Source: September 26, 2012 by MarketingCharts staff
Among smartphone owners, income level and mobile media consumption appear to positively correlate, with wealthier device owners more likely than their lower-income counterparts to engage in each of 6 activities identified, finds Nielsen [download page] in a September 2012 report. For example, some 54% of wealthier (household incomes – or HHI – greater than $100k) smartphone owners accessed the mobile internet in Q4 2011, compared to 44% of those with HHI between $30k and $100k, and 40% of those with HHI under $30k.
A similarly broad gap exists in mobile application usage. While 42% of wealthier smartphone owners used mobile apps, only 32% of middle-income and 26% of lower-income Americans did the same. The same descending pattern was true for use of location-based services (35%, 25%, and 20% respectively) and mobile shopping (20%, 15%, and 11%).
Income appears to have less impact on mobile video and TV consumption (16% vs. 14% vs. 12%) patterns, at least on a percentage point basis, though relatively speaking, the gap in usage between the lower- and higher-income households is still 33%. On a relative basis, the gap in use is narrowest for mobile social networking (36% vs. 34% vs. 32%).
This discrepancy may be due to the higher-income group have greater access to more sophisticated smartphones, or having less concerns about data usage and costs.
Smartphone, Tablet Penetration Rises Alongside Income Levels
Details from “The Economic Divide: How Consumer Behavior Differs Across the Economic Spectrum” indicate that (somewhat unsurprisingly) higher-income Americans are more likely to own a smartphone (59%) than the middle-income (45%) and lower-income (35%) brackets.
The income divide is even more pronounced in tablet ownership.

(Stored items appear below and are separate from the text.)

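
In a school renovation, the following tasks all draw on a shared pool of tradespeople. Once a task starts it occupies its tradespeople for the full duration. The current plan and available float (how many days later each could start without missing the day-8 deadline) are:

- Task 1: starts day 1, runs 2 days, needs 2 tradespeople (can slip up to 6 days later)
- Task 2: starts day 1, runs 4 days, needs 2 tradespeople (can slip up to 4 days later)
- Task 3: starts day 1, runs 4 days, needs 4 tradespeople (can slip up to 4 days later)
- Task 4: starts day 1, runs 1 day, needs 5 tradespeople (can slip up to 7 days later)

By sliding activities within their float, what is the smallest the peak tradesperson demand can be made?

Early-start (Task 1@1, Task 2@1, Task 3@1, Task 4@1) gives peak 13: d1:13  d2:8  d3:6  d4:6  d5:0  d6:0  d7:0  d8:0.
Shift Task 3→3, Task 4→7.
Schedule Task 1@1, Task 2@1, Task 3@3, Task 4@7: d1:4  d2:4  d3:6  d4:6  d5:4  d6:4  d7:5  d8:0 — peak 6.

6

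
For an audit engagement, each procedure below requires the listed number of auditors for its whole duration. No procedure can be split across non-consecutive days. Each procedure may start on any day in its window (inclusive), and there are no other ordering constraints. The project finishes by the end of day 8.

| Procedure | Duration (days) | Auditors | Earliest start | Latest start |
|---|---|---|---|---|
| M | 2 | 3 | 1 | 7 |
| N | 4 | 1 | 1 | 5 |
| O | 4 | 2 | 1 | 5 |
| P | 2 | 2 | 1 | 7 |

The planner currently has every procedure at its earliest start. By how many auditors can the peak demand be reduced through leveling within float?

Early-start peak: d1:8  d2:8  d3:3  d4:3  d5:0  d6:0  d7:0  d8:0 ⇒ 8.
Leveled (M@1, N@3, O@3, P@7): d1:3  d2:3  d3:3  d4:3  d5:3  d6:3  d7:2  d8:2 ⇒ 3.
Reduction 8 − 3 = 5.

5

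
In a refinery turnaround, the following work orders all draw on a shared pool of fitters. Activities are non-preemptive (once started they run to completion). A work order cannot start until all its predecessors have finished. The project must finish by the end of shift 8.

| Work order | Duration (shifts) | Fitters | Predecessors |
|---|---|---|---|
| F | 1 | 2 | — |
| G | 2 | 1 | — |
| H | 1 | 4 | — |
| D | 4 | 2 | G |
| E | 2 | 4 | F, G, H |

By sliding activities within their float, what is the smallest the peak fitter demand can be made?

Early-start (F@1, G@1, H@1, D@3, E@3) gives peak 7: s1:7  s2:1  s3:6  s4:6  s5:2  s6:2  s7:0  s8:0.
Shift H→2, E→7.
Schedule F@1, G@1, H@2, D@3, E@7: s1:3  s2:5  s3:2  s4:2  s5:2  s6:2  s7:4  s8:4 — peak 5.

5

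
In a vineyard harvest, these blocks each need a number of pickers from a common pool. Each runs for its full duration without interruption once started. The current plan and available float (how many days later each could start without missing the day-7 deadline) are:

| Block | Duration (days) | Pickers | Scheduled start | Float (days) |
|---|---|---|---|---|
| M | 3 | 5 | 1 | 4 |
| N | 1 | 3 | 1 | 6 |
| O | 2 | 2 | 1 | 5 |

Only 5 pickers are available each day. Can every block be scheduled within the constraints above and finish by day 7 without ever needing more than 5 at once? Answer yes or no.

Schedule M@1, N@4, O@4: d1:5  d2:5  d3:5  d4:5  d5:2  d6:0  d7:0 — peak 5 ≤ 5.

yes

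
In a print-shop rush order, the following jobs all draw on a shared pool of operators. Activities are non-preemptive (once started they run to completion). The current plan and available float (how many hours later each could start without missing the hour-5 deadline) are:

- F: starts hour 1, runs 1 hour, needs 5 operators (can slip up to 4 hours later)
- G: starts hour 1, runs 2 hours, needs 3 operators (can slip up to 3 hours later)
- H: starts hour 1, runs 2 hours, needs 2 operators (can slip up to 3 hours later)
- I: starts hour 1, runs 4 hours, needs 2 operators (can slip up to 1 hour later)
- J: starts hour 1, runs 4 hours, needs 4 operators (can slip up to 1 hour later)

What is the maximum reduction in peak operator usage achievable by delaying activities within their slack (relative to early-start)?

7

Early-start peak: h1:16  h2:11  h3:6  h4:6  h5:0 ⇒ 16.
Leveled (F@1, G@1, H@3, I@2, J@2): h1:8  h2:9  h3:8  h4:8  h5:6 ⇒ 9.
Reduction 16 − 9 = 7.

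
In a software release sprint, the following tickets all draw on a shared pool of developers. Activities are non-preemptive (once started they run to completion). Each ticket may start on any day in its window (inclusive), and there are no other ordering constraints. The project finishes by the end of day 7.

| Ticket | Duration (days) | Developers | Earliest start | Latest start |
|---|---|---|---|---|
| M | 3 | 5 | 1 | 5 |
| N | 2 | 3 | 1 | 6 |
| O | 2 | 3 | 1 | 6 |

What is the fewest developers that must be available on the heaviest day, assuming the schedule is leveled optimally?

Early-start (M@1, N@1, O@1) gives peak 11: d1:11  d2:11  d3:5  d4:0  d5:0  d6:0  d7:0.
Shift N→4, O→6.
Schedule M@1, N@4, O@6: d1:5  d2:5  d3:5  d4:3  d5:3  d6:3  d7:3 — peak 5.

5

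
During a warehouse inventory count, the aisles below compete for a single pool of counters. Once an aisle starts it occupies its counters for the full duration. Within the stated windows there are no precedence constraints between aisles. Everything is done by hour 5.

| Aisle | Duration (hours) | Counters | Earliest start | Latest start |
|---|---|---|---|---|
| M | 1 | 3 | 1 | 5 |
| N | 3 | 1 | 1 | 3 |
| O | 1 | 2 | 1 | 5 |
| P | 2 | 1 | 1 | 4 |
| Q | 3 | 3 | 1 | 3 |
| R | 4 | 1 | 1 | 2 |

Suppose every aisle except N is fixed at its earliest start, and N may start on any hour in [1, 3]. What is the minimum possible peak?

N@1: h1:11  h2:6  h3:5  h4:1  h5:0 → peak 11
N@2: h1:10  h2:6  h3:5  h4:2  h5:0 → peak 10
N@3: h1:10  h2:5  h3:5  h4:2  h5:1 → peak 10
Best is N@2, peak 10.

10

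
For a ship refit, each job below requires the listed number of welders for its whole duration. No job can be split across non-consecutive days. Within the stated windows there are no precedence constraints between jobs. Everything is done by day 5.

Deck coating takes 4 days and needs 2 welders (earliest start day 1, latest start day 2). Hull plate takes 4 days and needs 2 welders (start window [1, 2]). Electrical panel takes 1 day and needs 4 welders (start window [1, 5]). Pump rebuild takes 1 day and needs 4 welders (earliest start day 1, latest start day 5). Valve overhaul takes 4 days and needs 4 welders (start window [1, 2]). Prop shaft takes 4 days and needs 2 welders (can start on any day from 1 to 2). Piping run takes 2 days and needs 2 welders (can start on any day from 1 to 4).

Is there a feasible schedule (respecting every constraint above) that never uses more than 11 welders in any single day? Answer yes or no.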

The penetration rate is almost 8 times higher among upper-income households than lower-income households (31% vs. 4%), and is roughly 2.5 times higher than middle-income households (12%).
Lower-Income Consumers Spend More Time Online
The report finds that the average US consumer spends 24 hours 51 minutes online per month, but lower-income consumers spend 30 hours and 8 minutes online, compared to 23 hours and 24 minutes for upper-income consumers. Medium-income consumers are about average at 24 hours and 27 minutes.

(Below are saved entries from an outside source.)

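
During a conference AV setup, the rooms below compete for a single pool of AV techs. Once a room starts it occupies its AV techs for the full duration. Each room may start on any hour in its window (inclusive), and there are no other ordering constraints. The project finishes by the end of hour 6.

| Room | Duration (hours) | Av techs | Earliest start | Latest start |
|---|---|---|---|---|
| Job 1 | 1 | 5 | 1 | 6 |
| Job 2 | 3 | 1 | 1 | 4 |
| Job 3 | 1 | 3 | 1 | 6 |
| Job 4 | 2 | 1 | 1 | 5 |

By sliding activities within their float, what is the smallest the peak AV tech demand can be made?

Early-start (Job 1@1, Job 2@1, Job 3@1, Job 4@1) gives peak 10: h1:10  h2:2  h3:1  h4:0  h5:0  h6:0.
Shift Job 2→2, Job 3→2, Job 4→2.
Schedule Job 1@1, Job 2@2, Job 3@2, Job 4@2: h1:5  h2:5  h3:2  h4:1  h5:0  h6:0 — peak 5.

5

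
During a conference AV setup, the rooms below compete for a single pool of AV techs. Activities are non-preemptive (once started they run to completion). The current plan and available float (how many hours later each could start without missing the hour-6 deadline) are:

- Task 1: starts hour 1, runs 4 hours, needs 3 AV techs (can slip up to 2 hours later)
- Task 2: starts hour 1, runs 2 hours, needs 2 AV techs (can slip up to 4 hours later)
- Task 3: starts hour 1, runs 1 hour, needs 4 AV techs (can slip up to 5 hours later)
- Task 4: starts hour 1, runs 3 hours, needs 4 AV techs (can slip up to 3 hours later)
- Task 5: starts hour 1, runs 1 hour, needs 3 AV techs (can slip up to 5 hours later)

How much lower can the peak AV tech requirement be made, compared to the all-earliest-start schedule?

9

Early-start peak: h1:16  h2:9  h3:7  h4:3  h5:0  h6:0 ⇒ 16.
Leveled (Task 1@1, Task 2@1, Task 3@3, Task 4@4, Task 5@5): h1:5  h2:5  h3:7  h4:7  h5:7  h6:4 ⇒ 7.
Reduction 16 − 7 = 9.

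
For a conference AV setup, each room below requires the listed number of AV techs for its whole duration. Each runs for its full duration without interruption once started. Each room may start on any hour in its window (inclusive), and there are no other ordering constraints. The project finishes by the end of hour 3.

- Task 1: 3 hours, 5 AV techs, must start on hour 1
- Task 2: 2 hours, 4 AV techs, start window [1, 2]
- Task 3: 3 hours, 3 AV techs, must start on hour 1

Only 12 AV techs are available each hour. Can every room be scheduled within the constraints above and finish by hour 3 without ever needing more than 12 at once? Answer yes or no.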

Video streaming patterns may contribute to these figures. Lower-income consumers view 6 hours 38 minutes per month, compared to 3 hours and 36 minutes per month for higher-income consumers. Also true, Facebook use descends as income rises (9 hours 5 minutes per month in lower-income households vs. 5 hours 16 minutes for upper income), as does Netflix use (16 hours 24 minutes vs. 7 hours 1 minute).

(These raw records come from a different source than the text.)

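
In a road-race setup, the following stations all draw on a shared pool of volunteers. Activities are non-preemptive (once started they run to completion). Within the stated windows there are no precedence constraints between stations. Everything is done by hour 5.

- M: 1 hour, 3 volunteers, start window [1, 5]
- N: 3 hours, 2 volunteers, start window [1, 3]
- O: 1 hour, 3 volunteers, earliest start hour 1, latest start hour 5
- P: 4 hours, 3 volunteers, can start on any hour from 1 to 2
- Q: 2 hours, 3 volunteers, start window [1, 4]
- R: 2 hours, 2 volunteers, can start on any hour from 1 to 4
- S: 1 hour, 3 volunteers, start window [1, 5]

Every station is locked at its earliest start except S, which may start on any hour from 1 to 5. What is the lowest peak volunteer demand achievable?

16

S@1: h1:19  h2:10  h3:5  h4:3  h5:0 → peak 19
S@2: h1:16  h2:13  h3:5  h4:3  h5:0 → peak 16
S@3: h1:16  h2:10  h3:8  h4:3  h5:0 → peak 16
S@4: h1:16  h2:10  h3:5  h4:6  h5:0 → peak 16
S@5: h1:16  h2:10  h3:5  h4:3  h5:3 → peak 16
Best is S@2, peak 16.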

While higher-income Americans might be spending less time online than their lower-income counterparts, it appears their internet consumption is trending up. According to Ipsos MediaCT’s recent “Mendelsohn Affluent Survey,” internet consumption by affluents is up by 14% this year over 2011, with particular growth seen in social networking, shopping and entertainment sites. It bears noting that the Ipsos study found much higher average internet use than did Nielsen. In fact, the Ipsos report indicates that affluent consumers spend 37.4 hours per week online; more hours in a week than Nielsen found for a month.
About The Data: The mobile media data is based on Nielsen’s Q4 2011 Mobile Insights, the tablet data on Nielsen NPower May 2012, and the online consumption figures on data from Nielsen Online Custom, 4Q2011, NetView, VideoCensus.
The Ipsos study was fielded beginning in March, and received 13,794 eligible responses before the July 13 deadline. The results were weighted to demographic targets from the US Census to ensure representativeness.